Cómo ser personal crea momentos de predicación poderosos

Cuando estaba en la escuela bíblica, me enseñaron los mismos métodos básicos de preparación de sermones que miles de otros predicadores han aprendido. Es un bosquejo lineal que generalmente comienza con una proposición principal, continúa con varios puntos principales, cada uno respaldado con ilustraciones explicativas, y luego una conclusión que resume las verdades presentadas. No hay nada de malo en ese enfoque, pero con demasiada frecuencia mi tendencia es confiar en lo que sé.

El domingo pasado, mi esposa se sentó y escuchó el mensaje, así que le pregunté cómo le fue y ella me animó mucho junto con una pregunta sobre por qué había elegido una ilustración en particular que era un poco trillada e impersonal en lugar de una experiencia de vida que habíamos soportado que ilustraba el punto mucho más personalmente. En última instancia, fue más fácil para mí mantenerme alejado de la historia profunda y personal que habría conectado mejor con la audiencia y jugar a lo seguro con algo más alegre. Por lo tanto, perdí una gran oportunidad.

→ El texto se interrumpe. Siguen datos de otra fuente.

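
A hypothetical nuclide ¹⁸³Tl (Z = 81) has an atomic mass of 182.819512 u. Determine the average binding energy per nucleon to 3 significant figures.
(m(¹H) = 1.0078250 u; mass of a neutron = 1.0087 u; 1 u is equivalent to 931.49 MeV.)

8.66 MeV/nucleon

With 81 protons and 102 neutrons (A = 183):
Σm = 81·m(¹H) + 102·m_n = 81.6338250 + 102.8874 = 184.5212250 u
The mass defect is 184.5212250 − 182.819512 = 1.7017130 u.
Converting to energy: 1.7017130 u × 931.49 MeV/u = 1585.13 MeV
BE/A = 1585.13 MeV / 183 = 8.662 MeV/nucleon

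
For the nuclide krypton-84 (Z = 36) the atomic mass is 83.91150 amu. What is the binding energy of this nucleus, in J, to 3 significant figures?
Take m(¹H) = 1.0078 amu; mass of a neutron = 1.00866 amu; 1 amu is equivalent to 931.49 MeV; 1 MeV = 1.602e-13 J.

The nucleus contains 36 protons and 84 − 36 = 48 neutrons.
Mass of separated nucleons = 36(1.0078) + 48(1.00866) = 36.2808 + 48.41568 = 84.69648 amu
Δm = 84.69648 − 83.91150 = 0.78498 amu
Binding energy = Δm·c² = 0.78498 × 931.49 MeV/amu = 731.201 MeV
In joules: 731.201 MeV × 1.602e-13 J/MeV = 1.1714e-10 J

1.17e-10 J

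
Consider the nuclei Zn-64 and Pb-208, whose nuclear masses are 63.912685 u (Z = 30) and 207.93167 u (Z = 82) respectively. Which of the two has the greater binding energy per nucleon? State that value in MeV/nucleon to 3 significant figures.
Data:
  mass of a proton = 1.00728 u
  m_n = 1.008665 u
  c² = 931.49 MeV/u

Zn-64; 8.74 MeV/nucleon

Zn-64: Σm = 30(1.00728) + 34(1.008665) = 64.513010 u; Δm = 0.600325 u; E_B = 559.197 MeV; E_B/A = 8.737 MeV
Pb-208: Σm = 82(1.00728) + 126(1.008665) = 209.688750 u; Δm = 1.757080 u; E_B = 1636.7 MeV; E_B/A = 7.869 MeV
Zn-64 has the higher binding energy per nucleon, so it is the more tightly bound nucleus.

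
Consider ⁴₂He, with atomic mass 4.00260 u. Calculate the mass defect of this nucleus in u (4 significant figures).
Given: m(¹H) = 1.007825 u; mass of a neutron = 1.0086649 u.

With 2 protons and 2 neutrons (A = 4):
Σm = 2·m(¹H) + 2·m_n = 2.015650 + 2.0173298 = 4.0329798 u
Mass defect Δm = 4.0329798 − 4.00260 = 0.0303798 u

0.03038 u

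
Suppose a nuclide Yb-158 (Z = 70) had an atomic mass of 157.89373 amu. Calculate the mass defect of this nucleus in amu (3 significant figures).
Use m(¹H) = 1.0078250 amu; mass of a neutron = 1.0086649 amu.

Σm = 70·m(¹H) + 88·m_n = 70.5477500 + 88.7625112 = 159.3102612 amu
Δm = 159.3102612 − 157.89373 = 1.4165312 amu

1.42 amu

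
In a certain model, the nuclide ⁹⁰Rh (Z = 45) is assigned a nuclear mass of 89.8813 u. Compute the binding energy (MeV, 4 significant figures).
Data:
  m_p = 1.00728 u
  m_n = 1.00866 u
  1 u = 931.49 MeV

With 45 protons and 45 neutrons (A = 90):
Mass of separated nucleons = 45(1.00728) + 45(1.00866) = 45.32760 + 45.38970 = 90.71730 u
Mass defect Δm = 90.71730 − 89.8813 = 0.83600 u
Converting to energy: 0.83600 u × 931.49 MeV/u = 778.726 MeV

778.7 MeV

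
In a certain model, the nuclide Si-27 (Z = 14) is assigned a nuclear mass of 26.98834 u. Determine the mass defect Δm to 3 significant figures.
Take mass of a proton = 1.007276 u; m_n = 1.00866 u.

0.226 u

Z = 14, so N = A − Z = 27 − 14 = 13.
Mass of separated nucleons = 14(1.007276) + 13(1.00866) = 14.101864 + 13.11258 = 27.214444 u
Mass defect Δm = 27.214444 − 26.98834 = 0.226104 u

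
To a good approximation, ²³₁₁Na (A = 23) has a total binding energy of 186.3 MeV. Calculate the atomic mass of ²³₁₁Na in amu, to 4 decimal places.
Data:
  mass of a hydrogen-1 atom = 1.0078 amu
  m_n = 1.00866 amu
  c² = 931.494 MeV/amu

Mass defect = 186.3 MeV / (931.494 MeV/amu) = 0.200001 amu
Constituent mass = 11(1.0078) + 12(1.00866) = 23.18972 amu
Atomic mass = 23.18972 − 0.200001 = 22.989719 amu ≈ 22.9897 amu (to 4 decimal places)

22.9897 amu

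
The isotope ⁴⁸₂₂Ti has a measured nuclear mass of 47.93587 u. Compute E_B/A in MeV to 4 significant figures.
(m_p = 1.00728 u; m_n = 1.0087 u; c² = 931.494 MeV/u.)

With 22 protons and 26 neutrons (A = 48):
Mass of separated nucleons = 22(1.00728) + 26(1.0087) = 22.16016 + 26.2262 = 48.38636 u
Mass defect Δm = 48.38636 − 47.93587 = 0.45049 u
E_B = 0.45049 × 931.494 = 419.629 MeV
Dividing by A = 48 gives 8.742 MeV per nucleon.

8.742 MeV/nucleon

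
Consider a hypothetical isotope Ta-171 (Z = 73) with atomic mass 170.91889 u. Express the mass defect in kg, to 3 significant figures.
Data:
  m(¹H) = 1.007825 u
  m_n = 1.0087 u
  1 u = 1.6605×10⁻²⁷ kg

2.50e-27 kg

Total constituent mass: 73 × 1.007825 + 98 × 1.0087 = 172.423825 u
The mass defect is 172.423825 − 170.91889 = 1.504935 u.
In SI units: 1.504935 u × 1.6605×10⁻²⁷ kg/u = 2.4989e-27 kg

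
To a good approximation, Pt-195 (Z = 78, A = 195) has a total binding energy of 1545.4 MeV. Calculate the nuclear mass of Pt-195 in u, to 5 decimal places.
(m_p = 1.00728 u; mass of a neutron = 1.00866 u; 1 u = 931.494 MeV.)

Mass defect = 1545.4 MeV / (931.494 MeV/u) = 1.6590552 u
Constituent mass = 78(1.00728) + 117(1.00866) = 196.58106 u
Nuclear mass = 196.58106 − 1.6590552 = 194.9220048 u ≈ 194.92200 u (to 5 decimal places)

194.92200 u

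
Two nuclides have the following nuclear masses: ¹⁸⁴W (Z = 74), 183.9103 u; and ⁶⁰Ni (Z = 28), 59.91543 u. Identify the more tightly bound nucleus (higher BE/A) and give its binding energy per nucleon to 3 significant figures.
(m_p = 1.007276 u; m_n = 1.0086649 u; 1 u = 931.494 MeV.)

⁶⁰Ni; 8.78 MeV/nucleon

¹⁸⁴W: Σm = 74(1.007276) + 110(1.0086649) = 185.4915630 u; Δm = 1.5812630 u; E_B = 1472.9 MeV; E_B/A = 8.005 MeV
⁶⁰Ni: Σm = 28(1.007276) + 32(1.0086649) = 60.4810048 u; Δm = 0.5655748 u; E_B = 526.8295 MeV; E_B/A = 8.780 MeV
⁶⁰Ni has the higher binding energy per nucleon, so it is the more tightly bound nucleus.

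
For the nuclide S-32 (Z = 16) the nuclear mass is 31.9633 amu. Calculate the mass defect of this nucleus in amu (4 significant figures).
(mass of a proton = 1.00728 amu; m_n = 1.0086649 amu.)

Z = 16, so N = A − Z = 32 − 16 = 16.
Σm = 16·m_p + 16·m_n = 16.11648 + 16.1386384 = 32.2551184 amu
Δm = 32.2551184 − 31.9633 = 0.2918184 amu

0.2918 amu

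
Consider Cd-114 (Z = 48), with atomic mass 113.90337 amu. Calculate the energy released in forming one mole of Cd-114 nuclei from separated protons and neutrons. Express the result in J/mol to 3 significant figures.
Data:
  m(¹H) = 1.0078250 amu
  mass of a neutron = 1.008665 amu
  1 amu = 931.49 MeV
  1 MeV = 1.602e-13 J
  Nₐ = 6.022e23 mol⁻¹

9.38e+13 J/mol

Σm = 48·m(¹H) + 66·m_n = 48.3756000 + 66.571890 = 114.9474900 amu
The mass defect is 114.9474900 − 113.90337 = 1.0441200 amu.
Converting to energy: 1.0441200 amu × 931.49 MeV/amu = 972.587 MeV
Per nucleus in joules: 972.587 MeV × 1.602e-13 J/MeV = 1.5581e-10 J
Per mole: 1.5581e-10 J × 6.022e23 mol⁻¹ = 9.3829e+13 J/mol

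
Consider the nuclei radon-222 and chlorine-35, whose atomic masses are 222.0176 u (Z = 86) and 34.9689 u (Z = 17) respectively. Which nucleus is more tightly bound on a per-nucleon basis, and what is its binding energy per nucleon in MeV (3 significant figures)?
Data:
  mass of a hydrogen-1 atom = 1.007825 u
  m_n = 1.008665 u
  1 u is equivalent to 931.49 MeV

radon-222: Σm = 86(1.007825) + 136(1.008665) = 223.851390 u; Δm = 1.833790 u; E_B = 1708.16 MeV; E_B/A = 7.694 MeV
chlorine-35: Σm = 17(1.007825) + 18(1.008665) = 35.288995 u; Δm = 0.320095 u; E_B = 298.17 MeV; E_B/A = 8.519 MeV
chlorine-35 has the higher binding energy per nucleon, so it is the more tightly bound nucleus.

chlorine-35; 8.52 MeV/nucleon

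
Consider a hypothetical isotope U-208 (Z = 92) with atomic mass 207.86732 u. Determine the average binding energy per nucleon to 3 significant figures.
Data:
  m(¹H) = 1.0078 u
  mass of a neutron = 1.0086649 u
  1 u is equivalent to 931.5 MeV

The nucleus contains 92 protons and 208 − 92 = 116 neutrons.
Mass of separated nucleons = 92(1.0078) + 116(1.0086649) = 92.7176 + 117.0051284 = 209.7227284 u
Δm = 209.7227284 − 207.86732 = 1.8554084 u
Converting to energy: 1.8554084 u × 931.5 MeV/u = 1728.31 MeV
Per nucleon: 1728.31 / 208 = 8.309 MeV

8.31 MeV/nucleon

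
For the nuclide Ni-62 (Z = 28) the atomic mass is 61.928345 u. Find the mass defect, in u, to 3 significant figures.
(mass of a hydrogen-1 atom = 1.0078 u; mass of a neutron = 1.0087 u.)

0.586 u

With 28 protons and 34 neutrons (A = 62):
Mass of separated nucleons = 28(1.0078) + 34(1.0087) = 28.2184 + 34.2958 = 62.5142 u
Δm = 62.5142 − 61.928345 = 0.585855 u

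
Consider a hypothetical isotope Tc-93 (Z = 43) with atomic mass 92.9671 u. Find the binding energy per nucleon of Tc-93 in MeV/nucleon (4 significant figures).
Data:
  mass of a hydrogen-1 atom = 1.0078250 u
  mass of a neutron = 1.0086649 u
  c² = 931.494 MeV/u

Z = 43, so N = A − Z = 93 − 43 = 50.
Mass of separated nucleons = 43(1.0078250) + 50(1.0086649) = 43.3364750 + 50.4332450 = 93.7697200 u
Δm = 93.7697200 − 92.9671 = 0.8026200 u
E_B = 0.8026200 × 931.494 = 747.636 MeV
BE/A = 747.636 MeV / 93 = 8.039 MeV/nucleon

8.039 MeV/nucleon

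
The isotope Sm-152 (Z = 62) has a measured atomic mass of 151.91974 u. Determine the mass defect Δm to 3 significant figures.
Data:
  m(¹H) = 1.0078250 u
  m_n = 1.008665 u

1.35 u

Z = 62, so N = A − Z = 152 − 62 = 90.
Mass of separated nucleons = 62(1.0078250) + 90(1.008665) = 62.4851500 + 90.779850 = 153.2650000 u
Δm = 153.2650000 − 151.91974 = 1.3452600 u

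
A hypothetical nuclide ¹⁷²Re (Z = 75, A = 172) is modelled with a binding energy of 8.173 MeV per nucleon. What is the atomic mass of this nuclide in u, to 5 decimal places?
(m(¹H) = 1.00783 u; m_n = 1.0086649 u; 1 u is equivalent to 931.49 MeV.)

171.91860 u

Total binding energy = 172 × 8.173 = 1405.756 MeV
Mass defect = 1405.756 MeV / (931.49 MeV/u) = 1.5091477 u
Constituent mass = 75(1.00783) + 97(1.0086649) = 173.4277453 u
Atomic mass = 173.4277453 − 1.5091477 = 171.9185976 u ≈ 171.91860 u (to 5 decimal places)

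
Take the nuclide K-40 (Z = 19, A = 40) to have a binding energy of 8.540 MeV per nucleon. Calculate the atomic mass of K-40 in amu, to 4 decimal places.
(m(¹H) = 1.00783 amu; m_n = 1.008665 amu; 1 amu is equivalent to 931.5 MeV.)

39.9640 amu

Total binding energy = 40 × 8.540 = 341.600 MeV
Mass defect = 341.600 MeV / (931.5 MeV/amu) = 0.366720 amu
Constituent mass = 19(1.00783) + 21(1.008665) = 40.330735 amu
Atomic mass = 40.330735 − 0.366720 = 39.964015 amu ≈ 39.9640 amu (to 4 decimal places)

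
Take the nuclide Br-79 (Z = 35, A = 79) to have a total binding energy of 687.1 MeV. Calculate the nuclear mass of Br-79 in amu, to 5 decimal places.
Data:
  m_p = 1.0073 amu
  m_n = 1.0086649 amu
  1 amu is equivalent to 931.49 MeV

Mass defect = 687.1 MeV / (931.49 MeV/amu) = 0.7376354 amu
Constituent mass = 35(1.0073) + 44(1.0086649) = 79.6367556 amu
Nuclear mass = 79.6367556 − 0.7376354 = 78.8991202 amu ≈ 78.89912 amu (to 5 decimal places)

78.89912 amu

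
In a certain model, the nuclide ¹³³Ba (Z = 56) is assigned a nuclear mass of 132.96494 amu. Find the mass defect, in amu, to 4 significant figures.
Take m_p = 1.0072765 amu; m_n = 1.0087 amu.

The nucleus contains 56 protons and 133 − 56 = 77 neutrons.
Σm = 56·m_p + 77·m_n = 56.4074840 + 77.6699 = 134.0773840 amu
Mass defect Δm = 134.0773840 − 132.96494 = 1.1124440 amu

1.112 amu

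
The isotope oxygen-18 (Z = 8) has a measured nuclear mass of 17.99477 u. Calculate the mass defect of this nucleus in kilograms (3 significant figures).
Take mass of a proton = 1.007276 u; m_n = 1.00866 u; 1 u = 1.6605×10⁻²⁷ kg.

The nucleus contains 8 protons and 18 − 8 = 10 neutrons.
Σm = 8·m_p + 10·m_n = 8.058208 + 10.08660 = 18.144808 u
Mass defect Δm = 18.144808 − 17.99477 = 0.150038 u
In SI units: 0.150038 u × 1.6605×10⁻²⁷ kg/u = 2.4914e-28 kg

2.49e-28 kg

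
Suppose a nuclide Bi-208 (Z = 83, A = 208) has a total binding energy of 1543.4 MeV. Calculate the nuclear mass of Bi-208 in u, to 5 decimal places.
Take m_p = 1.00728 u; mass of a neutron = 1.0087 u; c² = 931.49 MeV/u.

Mass defect = 1543.4 MeV / (931.49 MeV/u) = 1.6569153 u
Constituent mass = 83(1.00728) + 125(1.0087) = 209.69174 u
Nuclear mass = 209.69174 − 1.6569153 = 208.0348247 u ≈ 208.03482 u (to 5 decimal places)

208.03482 u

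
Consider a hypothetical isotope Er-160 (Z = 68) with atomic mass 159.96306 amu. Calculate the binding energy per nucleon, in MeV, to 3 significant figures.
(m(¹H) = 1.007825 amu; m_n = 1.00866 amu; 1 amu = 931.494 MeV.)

Σm = 68·m(¹H) + 92·m_n = 68.532100 + 92.79672 = 161.328820 amu
The mass defect is 161.328820 − 159.96306 = 1.365760 amu.
Binding energy = Δm·c² = 1.365760 × 931.494 MeV/amu = 1272.20 MeV
Dividing by A = 160 gives 7.951 MeV per nucleon.

7.95 MeV/nucleon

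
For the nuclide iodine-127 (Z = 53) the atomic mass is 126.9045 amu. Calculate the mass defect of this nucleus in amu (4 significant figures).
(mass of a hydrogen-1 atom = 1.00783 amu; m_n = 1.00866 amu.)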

El mensaje se trataba de esperar el «sí» de Dios. a una oración mientras nos hace crecer. Podría haber compartido sobre nuestra larga batalla contra la infertilidad durante la cual experimentamos dos abortos espontáneos (uno ectópico) y manejamos cuatro horas de ida y vuelta a Tulsa unas 40 veces para ver a un especialista. Pasamos por momentos bastante duros, pero crecimos espiritualmente y finalmente Dios nos concedió el deseo de nuestro corazón. Si hubiera compartido esta historia, mi audiencia habría sentido la verdad que estaba explicando, y algunos podrían incluso haberse identificado personalmente con la experiencia. Nuestra conversación me sirvió como un poderoso recordatorio del valor de ser personal con la audiencia.

Si desea predicar con más fuerza…

  • Ser personal – revela tu vida y deja que la multitud entre en tu corazón y tus experiencias.
  • Sea específico – es más fácil plantear un desafío amplio, pero es más beneficioso pedir una respuesta en particular.
  • Cuenta historias – a la gente le gustan más que las citas, las estadísticas y las analogías abstractas cualquier día.

Es difícil ser personal, pero vale la pena, ya que lleva a las personas a una mayor intimidad con Jesús.